USB 4 Is Official, Hoping To Deliver All The Benefits Associated With USB 3.0 Over A Single USB Type-C Connector
When compared to USB 3, USB 4 isn't all about increasing speed, although it does increase speed over the same old dual-lane, dual-simplex architecture. A key idea behind the upgrade is to provide peripherals with greater leverage when communicating with each other. So, while USB 3 allows a host to share data with different peripherals, USB 4 takes this a step further.
With it, peripherals attached to a host computer will be able to share bandwidth between them. This, if you're astute, will bring the concept behind the Internet of Things to wired devices as well. The fundamental architecture behind USB 4 is however unchanged over its predecessor; the aforementioned SuperSpeed USB (Gen 3.2). Yet, this doesn't mean that USB 4 doesn't change anything over its predecessor.

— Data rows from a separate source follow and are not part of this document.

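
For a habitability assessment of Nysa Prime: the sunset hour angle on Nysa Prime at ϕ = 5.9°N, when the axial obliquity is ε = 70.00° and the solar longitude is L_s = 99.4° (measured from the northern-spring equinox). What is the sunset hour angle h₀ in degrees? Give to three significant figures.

Solar declination: sin δ = sin ε · sin L_s = sin 70.00° × sin 99.4° = 0.92707, so δ = +67.983°.
cos h₀ = −tan ϕ · tan δ = −tan(+5.9°) × tan(+67.983°) = -0.2556, so h₀ = 1.8292 rad = 104.81°.

h₀ = 105°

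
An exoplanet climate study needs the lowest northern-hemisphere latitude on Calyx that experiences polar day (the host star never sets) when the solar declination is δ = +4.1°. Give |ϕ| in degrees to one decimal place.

|ϕ| = 85.9°

Polar day requires cos h₀ = −tan ϕ tan δ ≤ −1, i.e. tan ϕ tan δ ≥ 1.
The boundary is |tan ϕ| · |tan δ| = 1, so |ϕ| = 90° − |δ| = 90° − 4.1° = 85.9° in the northern hemisphere.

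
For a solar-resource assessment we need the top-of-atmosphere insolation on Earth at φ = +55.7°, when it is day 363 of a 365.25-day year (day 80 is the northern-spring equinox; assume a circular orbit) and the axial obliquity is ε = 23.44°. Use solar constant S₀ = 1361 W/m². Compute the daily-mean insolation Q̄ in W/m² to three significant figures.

Solar longitude: λ_s = 360° × (363 − 80)/365.25 = 278.932°.
sin δ = sin 23.44° × sin 278.932° = -0.39296, so δ = -23.139°.
cos H₀ = −tan(+55.7°) tan(-23.139°) = 0.6265, H₀ = 0.8938 rad.
Bracket: H₀ sin φ sin δ + cos φ cos δ sin H₀ = 0.8938×0.82610×-0.39296 + 0.56353×0.91955×0.77945 = -0.290149 + 0.403906 = 0.113757.
Q̄ = (S₀/π) × [bracket] = (1361/π) × 0.113757 = 49.28 W/m².

Q̄ ≈ 49.3 W/m²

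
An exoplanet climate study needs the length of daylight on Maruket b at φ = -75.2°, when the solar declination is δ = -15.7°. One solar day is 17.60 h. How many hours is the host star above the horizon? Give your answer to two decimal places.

17.60 h

Sunrise equation: cos H₀ = −tan φ · tan δ = -1.0639 ≤ −1, so the host star never sets (polar day) and H₀ = π.
Daylight = 2H₀/(2π) × 17.60 h = (3.1416/π) × 17.60 = 17.60 h.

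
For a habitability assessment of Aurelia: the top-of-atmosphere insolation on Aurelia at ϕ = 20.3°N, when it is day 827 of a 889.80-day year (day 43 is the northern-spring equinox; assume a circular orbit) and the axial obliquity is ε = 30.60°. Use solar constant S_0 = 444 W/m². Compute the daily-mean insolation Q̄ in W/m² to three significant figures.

Solar longitude: L_s = 360° × (827 − 43)/889.80 = 317.195°.
sin δ = sin 30.60° × sin 317.195° = -0.34590, so δ = -20.237°.
cos h₀ = −tan(+20.3°) tan(-20.237°) = 0.1364, h₀ = 1.4340 rad.
Bracket: h₀ sin ϕ sin δ + cos ϕ cos δ sin h₀ = 1.4340×0.34694×-0.34590 + 0.93789×0.93827×0.99066 = -0.172089 + 0.871775 = 0.699686.
Q̄ = (S_0/π) × [bracket] = (444/π) × 0.699686 = 98.89 W/m².

Q̄ ≈ 98.9 W/m²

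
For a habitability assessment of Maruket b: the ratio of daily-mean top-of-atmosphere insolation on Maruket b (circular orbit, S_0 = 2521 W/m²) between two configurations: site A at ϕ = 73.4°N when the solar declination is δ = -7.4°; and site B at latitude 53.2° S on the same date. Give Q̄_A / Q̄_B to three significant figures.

Q̄_A / Q̄_B ≈ 0.153

— Configuration A (ϕ=+73.4°):
cos h₀ = −tan(+73.4°) tan(-7.400°) = 0.4357, h₀ = 1.1200 rad.
Bracket: h₀ sin ϕ sin δ + cos ϕ cos δ sin h₀ = 1.1200×0.95832×-0.12880 + 0.28569×0.99167×0.90011 = -0.138243 + 0.255010 = 0.116767.
Q̄ = (S_0/π) × [bracket] = (2521/π) × 0.116767 = 93.701 W/m².
— Configuration B (ϕ=-53.2°):
cos h₀ = −tan(-53.2°) tan(-7.400°) = -0.1736, h₀ = 1.7453 rad.
Bracket: h₀ sin ϕ sin δ + cos ϕ cos δ sin h₀ = 1.7453×-0.80073×-0.12880 + 0.59902×0.99167×0.98481 = 0.180000 + 0.585007 = 0.765007.
Q̄ = (S_0/π) × [bracket] = (2521/π) × 0.765007 = 613.89 W/m².
Ratio Q̄_A / Q̄_B = 93.701 / 613.89 = 0.1526.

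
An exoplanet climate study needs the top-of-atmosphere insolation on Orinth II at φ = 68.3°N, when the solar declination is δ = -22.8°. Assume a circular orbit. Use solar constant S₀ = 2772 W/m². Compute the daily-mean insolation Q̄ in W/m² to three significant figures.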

USB 4 allows an aggregation of different protocols in order to share bandwidth between them, through what is termed as protocol tunneling to USB buses. This allows tunneling Display Port (DP) and load/store based on PCI Express. USB 4 supports Display Port tunneling by acting as a ''pass through'' and by incorporating a DP OUT adapter that receives tunneled traffic and sends it to a DisplayPort sink
The new standard will also retain compatibility with existing Thunderbolt and USB products. USB 4 is also designed to support high throughput signaling rates. These include:
- 10 Gbps (for Gen 2) and 20 Gbps (for Gen 3)
- Optional support for Thunderbolt 3-compatible rates of 10.3125 Gbps (for Gen 2) and 20.625 Gbps (for Gen 3).
Since we've touched performance parameters, the most important reveal for USB 4 is the data rate that will be supported by the latest standard. According to details revealed by USB-IF, USB 4 will double USB 3.2 Gen 2x2 data transfer rate. This means that the new connections will allow data transfer as high as 40 Gbps, while utilizing the same dual-lane, dual-simplex architecture.
In details that were shared earlier by USB-IF, the standard will support 100 Watts charging, and allow you to support two 60Hz 4K displays. The official designation for USB 4 is USB4.